Qui est éligible aux allocations journalières ?
Les allocations journalières visent à compenser la perte de revenus engendrée par la réduction ou l'arrêt temporaire d'une activité professionnelle pour s'occuper d'un proche. Ces aides s'adressent aux :
- Salariés,
- Travailleurs indépendants,
- Demandeurs d’emploi,
- Fonctionnaires sous certaines conditions.
Pour bénéficier de cette allocation, il est nécessaire qu'un proche soit reconnu comme dépendant ou qu'un enfant ait besoin d'une attention continue, ce qui doit être validé par un certificat médical.
L'AJPA (Allocation Journalière du Proche Aidant)
Elle s’applique aux aidants responsables d’un parent, d’un conjoint, d’un frère, d’une sœur ou d’un enfant majeur en situation de dépendance, que ce soit à cause de l’âge, d’un handicap ou d’une maladie grave. L’aidant a la possibilité de prendre un congé dédié ou de percevoir l'AJPA tout en travaillant, sous condition.
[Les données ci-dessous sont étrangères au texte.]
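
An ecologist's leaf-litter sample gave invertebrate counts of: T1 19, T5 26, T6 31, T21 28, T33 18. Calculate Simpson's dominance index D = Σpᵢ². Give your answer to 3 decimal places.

0.209

Total N = 19+26+31+28+18 = 122, so the proportions are 0.15574, 0.21311, 0.2541, 0.22951, 0.14754 (working shown to 5 dp, full precision carried).
D = 0.15574² + 0.21311² + 0.2541² + 0.22951² + 0.14754² = 0.02425 + 0.04542 + 0.06457 + 0.05267 + 0.02177 = 0.20868.
To 3 decimal places, D = 0.209.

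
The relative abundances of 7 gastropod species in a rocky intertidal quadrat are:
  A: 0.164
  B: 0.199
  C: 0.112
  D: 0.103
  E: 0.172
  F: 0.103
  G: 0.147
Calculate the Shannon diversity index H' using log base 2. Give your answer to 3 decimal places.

Each pᵢ log₂ pᵢ term (working shown to 5 dp, full precision carried): 0.164×(-2.60823)=-0.42775, 0.199×(-2.32916)=-0.46350, 0.112×(-3.15843)=-0.35374, 0.103×(-3.27928)=-0.33777, 0.172×(-2.53952)=-0.43680, 0.103×(-3.27928)=-0.33777, 0.147×(-2.76611)=-0.40662.
Sum = -2.76395, so H' = 2.764.

2.764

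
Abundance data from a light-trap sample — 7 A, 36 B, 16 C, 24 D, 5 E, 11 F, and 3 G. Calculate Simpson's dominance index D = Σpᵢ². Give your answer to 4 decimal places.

Total N = 7+36+16+24+5+11+3 = 102, so the proportions are 0.068627, 0.352941, 0.156863, 0.235294, 0.04902, 0.107843, 0.029412 (working shown to 6 dp, full precision carried).
D = 0.068627² + 0.352941² + 0.156863² + 0.235294² + 0.04902² + 0.107843² + 0.029412² = 0.004710 + 0.124567 + 0.024606 + 0.055363 + 0.002403 + 0.011630 + 0.000865 = 0.224145.
To 4 decimal places, D = 0.2241.

0.2241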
L'AJPP (Allocation Journalière de Présence Parentale)
Celle-ci est réservée aux parents ou aux tuteurs d'enfants gravement malades ou en situation de handicap, nécessitant une attention constante. Elle est versée lors d'un congé parental accordé après examen d'un dossier.
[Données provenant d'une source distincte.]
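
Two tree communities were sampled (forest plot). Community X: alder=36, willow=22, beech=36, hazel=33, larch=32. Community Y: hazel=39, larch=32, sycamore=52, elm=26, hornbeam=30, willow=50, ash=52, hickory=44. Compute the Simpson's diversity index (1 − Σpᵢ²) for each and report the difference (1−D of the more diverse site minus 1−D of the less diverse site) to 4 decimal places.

Community X: N=159, proportions 0.226415, 0.138365, 0.226415, 0.207547, 0.201258, giving 1−D = 0.794747 (working shown to 6 dp, full precision carried).
Community Y: N=325, proportions 0.12, 0.098462, 0.16, 0.08, 0.092308, 0.153846, 0.16, 0.135385, giving 1−D = 0.867787.
Difference = |0.794747 − 0.867787| = 0.073040, i.e. 0.0730 to 4 decimal places.

0.0730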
Ce qui change au 1er avril 2025 : une hausse de 2 %
À compter du 1er avril 2025, les montants journaliers de ces allocations connaîtront une augmentation de 2 %, reflétant l'augmentation du coût de la vie.
| Type d’allocation | Montant brut jusqu'au 31 mars 2025 | Montant brut à partir du 1er avril 2025 |
|---|---|---|
| AJPA | 64,54 € | 65,83 € |
| AJPP (taux plein) | 64,54 € | 65,83 € |
| AJPP (parent isolé ou situation particulière) | 76,13 € | 77,65 € |
Cette revalorisation permettra aux bénéficiaires d’obtenir environ 1,30 € de plus par jour, ce qui équivaut à près de 29 € supplémentaires pour un mois de 22 jours indemnisés.
Plafonds et durées maximales des versements
Il est important de noter que ces aides ne sont pas infinies. Voici les plafonds actuels :
AJPA :
- 66 jours indemnisés par proche aidé durant toute la carrière, avec possibilité de fractionnement.
- Conditionnement du versement à une réduction ou à un arrêt d'activité.
AJPP :
- 310 jours indemnisés sur une période de trois ans, renouvelable sous conditions médicales.
- Versement à un seul parent à la fois, sauf cas particuliers.
Ces limites posent questions, surtout en cas de dépendance prolongée, car aucune indemnité supplémentaire n'est prévue au-delà de ces plafonds.
Comment faire une demande ?
Pour faire une demande d’allocation journalière, il est nécessaire de s'adresser à la CAF (Caisse d’Allocations Familiales) ou à la MSA pour les assurés agricoles. Une demande doit être accompagnée de :
- Un certificat médical du proche nécessitant des soins,
- Une déclaration attestant d'une réduction ou d'un arrêt d'activité (pour l’AJPA),
- Une attestation de l’employeur pour les salariés.
Les délais de traitement peuvent varier, mais la rétroactivité s'applique à la date d'origine du congé justifié.
Une aide souvent méconnue et sous-utilisée
Malgré son importance, l’AJPA n'est que rarement demandée. En 2023, moins de 20 000 ayants droit l’ont sollicitée, alors que des millions d’aidants pourraient espérer cette assistance. Les raisons principales en sont :
- Une méconnaissance du dispositif,
- La complexité des démarches,
- Des craintes de perdre des droits liés à l'emploi ou à la retraite,
- Un manque de soutien pour la constitution des dossiers.
Du côté de l’AJPP, la situation est légèrement plus favorable grâce à des relais dans les hôpitaux, mais beaucoup de familles ignorent qu'elles peuvent bénéficier d'une aide financière compensant leur arrêt de travail temporaire.
Un soutien qui tarde à se généraliser
Les associations d’aidants plaident pour une meilleure indemnisation et une reconnaissance accrue de leur rôle au sein de la société. Actuellement, ni l’AJPA ni l’AJPP ne couvrent totalement les besoins économiques des familles touchées par la dépendance.
La revalorisation de 2 % attendue au 1er avril 2025, bien qu'importante, reste limitée face aux défis quotidiens que rencontrent les aidants souvent confrontés à un équilibre précaire entre travail, soins et démarches administratives.
Il est donc impératif de renforcer l’accès à l’information, de simplifier les procédures et, à long terme, de repensar le statut des aidants afin de mieux protéger ceux qui consacrent leur vie à prendre soin des autres.